Ha avuto ragione Franco Bechis quando ha rilevato che i grandi applausi a Sergio Mattarella alla “Prima della Tosca” alla Scala sono stati tributati da un pubblico formato da votanti del Partito Democratico affiancati dai radical chic del cosiddetto “bel mondo” milanese. Non stupisce, infatti, che la casta elitaria della città più classista d’Italia osanni un Presidente della Repubblica che considera la sua espressione più alta non solo per conformistico ossequio al massimo rappresentante delle istituzioni, ma anche per sintonia culturale e politica nei confronti di un rappresentante di quel progressismo cattolico egemone da alcuni decenni nell’establishment del Paese.
Ciò che stupisce, semmai, è che tutto questo grumo di grande potere si sia potuto radunare all’interno del Teatro alla Scala senza che all’esterno del teatro non ci sia stata una qualche forma di contestazione nei suoi confronti. Nel ’68 “studenti ed operai uniti nella lotta” approfittavano della prima nel Tempio dell’Opera per fornire una immagine tangibile del conflitto in atto nella società italiana tra i figli della piccola borghesia e della classe operaia proiettati verso una società più aperta e l’aristocrazia dei privilegiati decisa a difendere le proprie posizioni di potere. Era una immagine schematica ma fotografava perfettamente la fase di passaggio di una società nazionale che usciva a fatica e tra infiniti contrasti dalle rigidità sociali del passato e si apriva ad una modernità contraddittoria ma vitale.

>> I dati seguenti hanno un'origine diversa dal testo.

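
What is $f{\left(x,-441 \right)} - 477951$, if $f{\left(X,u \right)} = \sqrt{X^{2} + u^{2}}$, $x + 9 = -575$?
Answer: $-477951 + \sqrt{535537} \approx -4.7722 \cdot 10^{5}$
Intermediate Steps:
$x = -584$ ($x = -9 - 575 = -584$)
$f{\left(x,-441 \right)} - 477951 = \sqrt{\left(-584\right)^{2} + \left(-441\right)^{2}} - 477951 = \sqrt{341056 + 194481} - 477951 = \sqrt{535537} - 477951 = -477951 + \sqrt{535537}$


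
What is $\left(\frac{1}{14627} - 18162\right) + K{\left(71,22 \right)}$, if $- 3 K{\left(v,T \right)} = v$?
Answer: $- \frac{798005236}{43881} \approx -18186.0$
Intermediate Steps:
$K{\left(v,T \right)} = - \frac{v}{3}$
$\left(\frac{1}{14627} - 18162\right) + K{\left(71,22 \right)} = \left(\frac{1}{14627} - 18162\right) - \frac{71}{3} = - \frac{265655573}{14627} - \frac{71}{3} = - \frac{798005236}{43881}$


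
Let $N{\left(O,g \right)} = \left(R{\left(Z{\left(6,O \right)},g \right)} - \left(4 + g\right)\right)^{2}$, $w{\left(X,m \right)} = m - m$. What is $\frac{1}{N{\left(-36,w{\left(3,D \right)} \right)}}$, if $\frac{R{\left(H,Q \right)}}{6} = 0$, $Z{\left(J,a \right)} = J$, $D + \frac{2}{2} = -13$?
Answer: $\frac{1}{16} \approx 0.0625$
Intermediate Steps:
$D = -14$ ($D = -1 - 13 = -14$)
$R{\left(H,Q \right)} = 0$ ($R{\left(H,Q \right)} = 6 \cdot 0 = 0$)
$w{\left(X,m \right)} = 0$
$N{\left(O,g \right)} = \left(-4 - g\right)^{2}$ ($N{\left(O,g \right)} = \left(0 - \left(4 + g\right)\right)^{2} = \left(-4 - g\right)^{2}$)
$\frac{1}{N{\left(-36,w{\left(3,D \right)} \right)}} = \frac{1}{\left(4 + 0\right)^{2}} = \frac{1}{4^{2}} = \frac{1}{16}$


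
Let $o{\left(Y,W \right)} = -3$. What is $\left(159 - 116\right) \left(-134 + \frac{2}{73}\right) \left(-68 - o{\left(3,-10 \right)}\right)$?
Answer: $\frac{27335100}{73} \approx 3.7445 \cdot 10^{5}$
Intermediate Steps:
$\left(159 - 116\right) \left(-134 + \frac{2}{73}\right) \left(-68 - o{\left(3,-10 \right)}\right) = \left(159 - 116\right) \left(-134 + \frac{2}{73}\right) \left(-68 - -3\right) = 43 \left(-134 + 2 \cdot \frac{1}{73}\right) \left(-68 + 3\right) = 43 \left(-134 + \frac{2}{73}\right) \left(-65\right) = 43 \left(- \frac{9780}{73}\right) \left(-65\right) = \left(- \frac{420540}{73}\right) \left(-65\right) = \frac{27335100}{73}$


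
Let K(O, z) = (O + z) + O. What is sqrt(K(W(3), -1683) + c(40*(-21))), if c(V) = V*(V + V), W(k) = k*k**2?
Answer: 3*sqrt(156619) ≈ 1187.3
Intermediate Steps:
W(k) = k**3
K(O, z) = z + 2*O
c(V) = 2*V**2 (c(V) = V*(2*V) = 2*V**2)
sqrt(K(W(3), -1683) + c(40*(-21))) = sqrt((-1683 + 2*3**3) + 2*(40*(-21))**2) = sqrt((-1683 + 2*27) + 2*(-840)**2) = sqrt((-1683 + 54) + 2*705600) = sqrt(-1629 + 1411200) = sqrt(1409571) = 3*sqrt(156619)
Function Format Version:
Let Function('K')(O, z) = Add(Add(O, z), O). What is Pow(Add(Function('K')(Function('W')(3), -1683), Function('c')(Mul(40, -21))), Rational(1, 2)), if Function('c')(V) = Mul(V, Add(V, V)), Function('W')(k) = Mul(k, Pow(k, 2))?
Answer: Mul(3, Pow(156619, Rational(1, 2))) ≈ 1187.3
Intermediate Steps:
Function('W')(k) = Pow(k, 3)
Function('K')(O, z) = Add(z, Mul(2, O))
Function('c')(V) = Mul(2, Pow(V, 2)) (Function('c')(V) = Mul(V, Mul(2, V)) = Mul(2, Pow(V, 2)))
Pow(Add(Function('K')(Function('W')(3), -1683), Function('c')(Mul(40, -21))), Rational(1, 2)) = Pow(Add(Add(-1683, Mul(2, Pow(3, 3))), Mul(2, Pow(Mul(40, -21), 2))), Rational(1, 2)) = Pow(Add(Add(-1683, Mul(2, 27)), Mul(2, Pow(-840, 2))), Rational(1, 2)) = Pow(Add(Add(-1683, 54), Mul(2, 705600)), Rational(1, 2)) = Pow(Add(-1629, 1411200), Rational(1, 2)) = Pow(1409571, Rational(1, 2)) = Mul(3, Pow(156619, Rational(1, 2)))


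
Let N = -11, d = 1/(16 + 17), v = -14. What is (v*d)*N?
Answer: 14/3 ≈ 4.6667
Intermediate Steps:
d = 1/33 ≈ 0.030303
(v*d)*N = -14*1/33*(-11) = -14/33*(-11) = 14/3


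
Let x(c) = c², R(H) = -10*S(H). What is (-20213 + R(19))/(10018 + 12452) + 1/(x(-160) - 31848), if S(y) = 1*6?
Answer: -63344087/70196280 ≈ -0.90239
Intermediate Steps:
S(y) = 6
R(H) = -60 (R(H) = -10*6 = -60)
(-20213 + R(19))/(10018 + 12452) + 1/(x(-160) - 31848) = (-20213 - 60)/(10018 + 12452) + 1/((-160)² - 31848) = -20273/22470 + 1/(25600 - 31848) = -20273*1/22470 + 1/(-6248) = -20273/22470 - 1/6248 = -63344087/70196280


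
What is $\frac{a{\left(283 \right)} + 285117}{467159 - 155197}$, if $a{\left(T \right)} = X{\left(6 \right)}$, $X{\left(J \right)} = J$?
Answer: $\frac{285123}{311962} \approx 0.91397$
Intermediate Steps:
$a{\left(T \right)} = 6$
$\frac{a{\left(283 \right)} + 285117}{467159 - 155197} = \frac{6 + 285117}{467159 - 155197} = \frac{285123}{311962}$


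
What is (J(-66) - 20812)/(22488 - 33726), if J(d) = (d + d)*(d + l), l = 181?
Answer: 17996/5619 ≈ 3.2027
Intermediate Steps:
J(d) = 2*d*(181 + d) (J(d) = (d + d)*(d + 181) = (2*d)*(181 + d) = 2*d*(181 + d))
(J(-66) - 20812)/(22488 - 33726) = (2*(-66)*(181 - 66) - 20812)/(22488 - 33726) = (2*(-66)*115 - 20812)/(-11238) = (-15180 - 20812)*(-1/11238) = -35992*(-1/11238) = 17996/5619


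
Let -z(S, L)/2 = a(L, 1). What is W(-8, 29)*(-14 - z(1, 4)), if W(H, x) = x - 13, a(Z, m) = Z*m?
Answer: -96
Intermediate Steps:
z(S, L) = -2*L
W(H, x) = -13 + x
W(-8, 29)*(-14 - z(1, 4)) = (-13 + 29)*(-14 - (-2)*4) = 16*(-14 - 1*(-8)) = 16*(-14 + 8) = 16*(-6) = -96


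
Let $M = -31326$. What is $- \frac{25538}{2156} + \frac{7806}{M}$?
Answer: $- \frac{68069427}{5628238} \approx -12.094$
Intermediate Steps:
$- \frac{25538}{2156} + \frac{7806}{M} = - \frac{25538}{2156} + \frac{7806}{-31326} = \left(-25538\right) \frac{1}{2156} + 7806 \left(- \frac{1}{31326}\right) = - \frac{12769}{1078} - \frac{1301}{5221} = - \frac{68069427}{5628238}$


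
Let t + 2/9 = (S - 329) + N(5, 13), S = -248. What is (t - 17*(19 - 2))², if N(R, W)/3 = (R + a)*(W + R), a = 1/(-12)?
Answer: 116920969/324 ≈ 3.6087e+5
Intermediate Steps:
a = -1/12 ≈ -0.083333
N(R, W) = 3*(-1/12 + R)*(R + W) (N(R, W) = 3*((R - 1/12)*(W + R)) = 3*((-1/12 + R)*(R + W)) = 3*(-1/12 + R)*(R + W))
t = -5611/18 (t = -2/9 + ((-248 - 329) + (3*5² - ¼*5 - ¼*13 + 3*5*13)) = -2/9 + (-577 + (3*25 - 5/4 - 13/4 + 195)) = -2/9 + (-577 + (75 - 5/4 - 13/4 + 195)) = -2/9 + (-577 + 531/2) = -2/9 - 623/2 = -5611/18 ≈ -311.72)
(t - 17*(19 - 2))² = (-5611/18 - 17*(19 - 2))² = (-5611/18 - 17*17)² = (-5611/18 - 289)² = (-10813/18)² = 116920969/324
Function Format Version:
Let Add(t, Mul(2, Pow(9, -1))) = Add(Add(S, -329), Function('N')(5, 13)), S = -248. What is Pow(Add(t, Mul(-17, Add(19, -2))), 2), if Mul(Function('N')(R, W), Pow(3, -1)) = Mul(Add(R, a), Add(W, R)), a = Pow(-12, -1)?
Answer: Rational(116920969, 324) ≈ 3.6087e+5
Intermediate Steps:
a = Rational(-1, 12) ≈ -0.083333
Function('N')(R, W) = Mul(3, Add(Rational(-1, 12), R), Add(R, W)) (Function('N')(R, W) = Mul(3, Mul(Add(R, Rational(-1, 12)), Add(W, R))) = Mul(3, Mul(Add(Rational(-1, 12), R), Add(R, W))) = Mul(3, Add(Rational(-1, 12), R), Add(R, W)))
t = Rational(-5611, 18) (t = Add(Rational(-2, 9), Add(Add(-248, -329), Add(Mul(3, Pow(5, 2)), Mul(Rational(-1, 4), 5), Mul(Rational(-1, 4), 13), Mul(3, 5, 13)))) = Add(Rational(-2, 9), Add(-577, Add(Mul(3, 25), Rational(-5, 4), Rational(-13, 4), 195))) = Add(Rational(-2, 9), Add(-577, Add(75, Rational(-5, 4), Rational(-13, 4), 195))) = Add(Rational(-2, 9), Add(-577, Rational(531, 2))) = Add(Rational(-2, 9), Rational(-623, 2)) = Rational(-5611, 18) ≈ -311.72)
Pow(Add(t, Mul(-17, Add(19, -2))), 2) = Pow(Add(Rational(-5611, 18), Mul(-17, Add(19, -2))), 2) = Pow(Add(Rational(-5611, 18), Mul(-17, 17)), 2) = Pow(Add(Rational(-5611, 18), -289), 2) = Pow(Rational(-10813, 18), 2) = Rational(116920969, 324)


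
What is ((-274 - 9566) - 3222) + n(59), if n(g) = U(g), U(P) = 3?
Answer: -13059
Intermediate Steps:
n(g) = 3
((-274 - 9566) - 3222) + n(59) = ((-274 - 9566) - 3222) + 3 = (-9840 - 3222) + 3 = -13062 + 3 = -13059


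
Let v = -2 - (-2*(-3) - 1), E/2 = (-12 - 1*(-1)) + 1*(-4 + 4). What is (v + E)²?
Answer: 841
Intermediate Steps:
E = -22 (E = 2*((-12 - 1*(-1)) + 1*(-4 + 4)) = 2*((-12 + 1) + 1*0) = 2*(-11 + 0) = 2*(-11) = -22)
v = -7 (v = -2 - (6 - 1) = -2 - 1*5 = -2 - 5 = -7)
(v + E)² = (-7 - 22)² = (-29)² = 841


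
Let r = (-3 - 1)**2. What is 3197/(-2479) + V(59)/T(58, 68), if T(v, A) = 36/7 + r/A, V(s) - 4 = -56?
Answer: -4346533/396640 ≈ -10.958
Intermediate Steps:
V(s) = -52 (V(s) = 4 - 56 = -52)
r = 16 (r = (-4)**2 = 16)
T(v, A) = 36/7 + 16/A
3197/(-2479) + V(59)/T(58, 68) = 3197/(-2479) - 52/(36/7 + 16/68) = 3197*(-1/2479) - 52/(36/7 + 16*(1/68)) = -3197/2479 - 52/(36/7 + 4/17) = -3197/2479 - 52/640/119 = -3197/2479 - 52*119/640 = -3197/2479 - 1547/160 = -4346533/396640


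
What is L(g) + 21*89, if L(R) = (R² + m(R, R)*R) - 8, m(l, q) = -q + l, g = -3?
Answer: 1870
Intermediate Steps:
m(l, q) = l - q
L(R) = -8 + R² (L(R) = (R² + (R - R)*R) - 8 = (R² + 0*R) - 8 = (R² + 0) - 8 = R² - 8 = -8 + R²)
L(g) + 21*89 = (-8 + (-3)²) + 21*89 = (-8 + 9) + 1869 = 1 + 1869 = 1870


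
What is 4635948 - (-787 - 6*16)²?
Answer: 3856259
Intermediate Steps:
4635948 - (-787 - 6*16)² = 4635948 - (-787 - 96)² = 4635948 - 1*(-883)² = 4635948 - 1*779689 = 4635948 - 779689 = 3856259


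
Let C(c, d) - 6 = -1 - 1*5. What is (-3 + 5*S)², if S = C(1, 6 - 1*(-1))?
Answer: 9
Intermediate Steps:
C(c, d) = 0 (C(c, d) = 6 + (-1 - 1*5) = 6 + (-1 - 5) = 6 - 6 = 0)
S = 0
(-3 + 5*S)² = (-3 + 5*0)² = (-3 + 0)² = (-3)² = 9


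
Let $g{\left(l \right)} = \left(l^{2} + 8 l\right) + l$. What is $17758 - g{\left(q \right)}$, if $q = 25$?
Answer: $16908$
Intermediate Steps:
$g{\left(l \right)} = l^{2} + 9 l$
$17758 - g{\left(q \right)} = 17758 - 25 \left(9 + 25\right) = 17758 - 25 \cdot 34 = 17758 - 850 = 16908$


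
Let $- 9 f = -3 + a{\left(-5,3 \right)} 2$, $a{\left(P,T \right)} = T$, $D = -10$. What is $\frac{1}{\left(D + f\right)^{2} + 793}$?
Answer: $\frac{9}{8098} \approx 0.0011114$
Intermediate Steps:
$f = - \frac{1}{3}$ ($f = - \frac{-3 + 3 \cdot 2}{9} = - \frac{-3 + 6}{9} = \left(- \frac{1}{9}\right) 3 = - \frac{1}{3} \approx -0.33333$)
$\frac{1}{\left(D + f\right)^{2} + 793} = \frac{1}{\left(-10 - \frac{1}{3}\right)^{2} + 793} = \frac{1}{\left(- \frac{31}{3}\right)^{2} + 793} = \frac{1}{\frac{961}{9} + 793} = \frac{1}{\frac{8098}{9}} = \frac{9}{8098}$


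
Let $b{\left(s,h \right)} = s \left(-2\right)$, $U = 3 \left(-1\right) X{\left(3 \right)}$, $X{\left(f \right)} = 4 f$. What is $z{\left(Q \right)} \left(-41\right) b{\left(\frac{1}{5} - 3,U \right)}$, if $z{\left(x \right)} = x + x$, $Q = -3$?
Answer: $\frac{6888}{5} \approx 1377.6$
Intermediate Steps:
$z{\left(x \right)} = 2 x$
$U = -36$ ($U = 3 \left(-1\right) 4 \cdot 3 = \left(-3\right) 12 = -36$)
$b{\left(s,h \right)} = - 2 s$
$z{\left(Q \right)} \left(-41\right) b{\left(\frac{1}{5} - 3,U \right)} = 2 \left(-3\right) \left(-41\right) \left(- 2 \left(\frac{1}{5} - 3\right)\right) = \left(-6\right) \left(-41\right) \left(- 2 \left(\frac{1}{5} - 3\right)\right) = 246 \left(\left(-2\right) \left(- \frac{14}{5}\right)\right) = 246 \cdot \frac{28}{5} = \frac{6888}{5}$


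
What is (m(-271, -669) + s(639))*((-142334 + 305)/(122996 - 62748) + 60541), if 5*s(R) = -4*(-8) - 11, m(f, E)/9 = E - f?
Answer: -65247124634571/301240 ≈ -2.1660e+8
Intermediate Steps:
m(f, E) = -9*f + 9*E (m(f, E) = 9*(E - f) = -9*f + 9*E)
s(R) = 21/5 (s(R) = (-4*(-8) - 11)/5 = (32 - 11)/5 = (⅕)*21 = 21/5)
(m(-271, -669) + s(639))*((-142334 + 305)/(122996 - 62748) + 60541) = ((-9*(-271) + 9*(-669)) + 21/5)*((-142334 + 305)/(122996 - 62748) + 60541) = ((2439 - 6021) + 21/5)*(-142029/60248 + 60541) = (-3582 + 21/5)*(-142029*1/60248 + 60541) = -17889*(-142029/60248 + 60541)/5 = -17889/5*3647332139/60248 = -65247124634571/301240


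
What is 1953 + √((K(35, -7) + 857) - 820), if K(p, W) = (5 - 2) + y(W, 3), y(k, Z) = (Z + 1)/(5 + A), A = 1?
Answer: 1953 + √366/3 ≈ 1959.4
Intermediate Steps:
y(k, Z) = ⅙ + Z/6 (y(k, Z) = (Z + 1)/(5 + 1) = (1 + Z)/6 = (1 + Z)*(⅙) = ⅙ + Z/6)
K(p, W) = 11/3 (K(p, W) = (5 - 2) + (⅙ + (⅙)*3) = 3 + (⅙ + ½) = 3 + ⅔ = 11/3)
1953 + √((K(35, -7) + 857) - 820) = 1953 + √((11/3 + 857) - 820) = 1953 + √(2582/3 - 820) = 1953 + √(122/3) = 1953 + √366/3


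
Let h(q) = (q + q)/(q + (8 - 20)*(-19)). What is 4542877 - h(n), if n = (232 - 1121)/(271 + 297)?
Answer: 584282127133/128615 ≈ 4.5429e+6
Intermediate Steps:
n = -889/568 ≈ -1.5651
h(q) = 2*q/(228 + q) (h(q) = (2*q)/(q - 12*(-19)) = (2*q)/(q + 228) = (2*q)/(228 + q) = 2*q/(228 + q))
4542877 - h(n) = 4542877 - 2*(-889)/(568*(228 - 889/568)) = 4542877 - 2*(-889)/(568*128615/568) = 4542877 - 2*(-889)*568/(568*128615) = 4542877 - 1*(-1778/128615) = 4542877 + 1778/128615 = 584282127133/128615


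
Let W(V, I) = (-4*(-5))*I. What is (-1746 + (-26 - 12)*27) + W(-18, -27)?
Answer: -3312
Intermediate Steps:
W(V, I) = 20*I
(-1746 + (-26 - 12)*27) + W(-18, -27) = (-1746 + (-26 - 12)*27) + 20*(-27) = (-1746 - 38*27) - 540 = (-1746 - 1026) - 540 = -2772 - 540 = -3312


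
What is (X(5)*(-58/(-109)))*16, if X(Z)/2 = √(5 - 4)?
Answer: 1856/109 ≈ 17.028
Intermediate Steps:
X(Z) = 2 (X(Z) = 2*√(5 - 4) = 2*√1 = 2*1 = 2)
(X(5)*(-58/(-109)))*16 = (2*(-58/(-109)))*16 = (2*(-58*(-1/109)))*16 = (2*(58/109))*16 = (116/109)*16 = 1856/109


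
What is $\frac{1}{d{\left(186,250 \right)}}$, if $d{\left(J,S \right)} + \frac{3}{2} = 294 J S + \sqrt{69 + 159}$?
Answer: $\frac{18227998}{249194933315699} - \frac{8 \sqrt{57}}{747584799947097} \approx 7.3147 \cdot 10^{-8}$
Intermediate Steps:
$d{\left(J,S \right)} = - \frac{3}{2} + 2 \sqrt{57} + 294 J S$ ($d{\left(J,S \right)} = - \frac{3}{2} + \left(294 J S + \sqrt{69 + 159}\right) = - \frac{3}{2} + \left(294 J S + \sqrt{228}\right) = - \frac{3}{2} + \left(294 J S + 2 \sqrt{57}\right) = - \frac{3}{2} + \left(2 \sqrt{57} + 294 J S\right) = - \frac{3}{2} + 2 \sqrt{57} + 294 J S$)
$\frac{1}{d{\left(186,250 \right)}} = \frac{1}{- \frac{3}{2} + 2 \sqrt{57} + 294 \cdot 186 \cdot 250} = \frac{1}{- \frac{3}{2} + 2 \sqrt{57} + 13671000} = \frac{1}{\frac{27341997}{2} + 2 \sqrt{57}}$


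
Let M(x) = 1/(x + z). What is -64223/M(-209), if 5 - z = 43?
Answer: 15863081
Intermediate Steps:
z = -38 (z = 5 - 1*43 = 5 - 43 = -38)
M(x) = 1/(-38 + x) (M(x) = 1/(x - 38) = 1/(-38 + x))
-64223/M(-209) = -64223/(1/(-38 - 209)) = -64223/(1/(-247)) = -64223/(-1/247) = -64223*(-247) = 15863081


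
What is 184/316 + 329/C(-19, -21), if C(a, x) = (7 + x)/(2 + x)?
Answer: 70639/158 ≈ 447.08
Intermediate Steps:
C(a, x) = (7 + x)/(2 + x)
184/316 + 329/C(-19, -21) = 184/316 + 329/(((7 - 21)/(2 - 21))) = 184*(1/316) + 329/((-14/(-19))) = 46/79 + 329/((-1/19*(-14))) = 46/79 + 329/(14/19) = 46/79 + 329*(19/14) = 46/79 + 893/2 = 70639/158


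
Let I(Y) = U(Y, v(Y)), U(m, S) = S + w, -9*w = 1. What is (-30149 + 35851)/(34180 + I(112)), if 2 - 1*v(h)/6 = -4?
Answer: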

Ma oggi non ci sono i Mario Capanna di quel tempo. Nella piazza antistante la Scala non c’era nessuno a tirare le uova. Perché oggi chi vorrebbe liberarsi della classe dirigente carica di privilegi accumulati in tanti decenni di potere e di egemonia culturale non è abituato a scendere in piazza, mentre chi sa manifestare le proprie idee solo riempiendo più o meno pacificamente le piazze è schierato oggettivamente in difesa dell’establishment asserragliato dentro la Scala.
Al posto di Capanna, in sostanza, ci stanno le sardine. Che non a caso sono vezzeggiate, blandite, sostenute ed alimentate dal potere dominante e non tirerebbero mai le uova contro i privilegiati in nome di una esigenza di cambiamento della società in quanto espressione e figli dei privilegi.
Il paradosso è forte. Ma è il segno inequivocabile che il compito di promuovere i nuovi tempi spetta alla maggioranza silenziosa.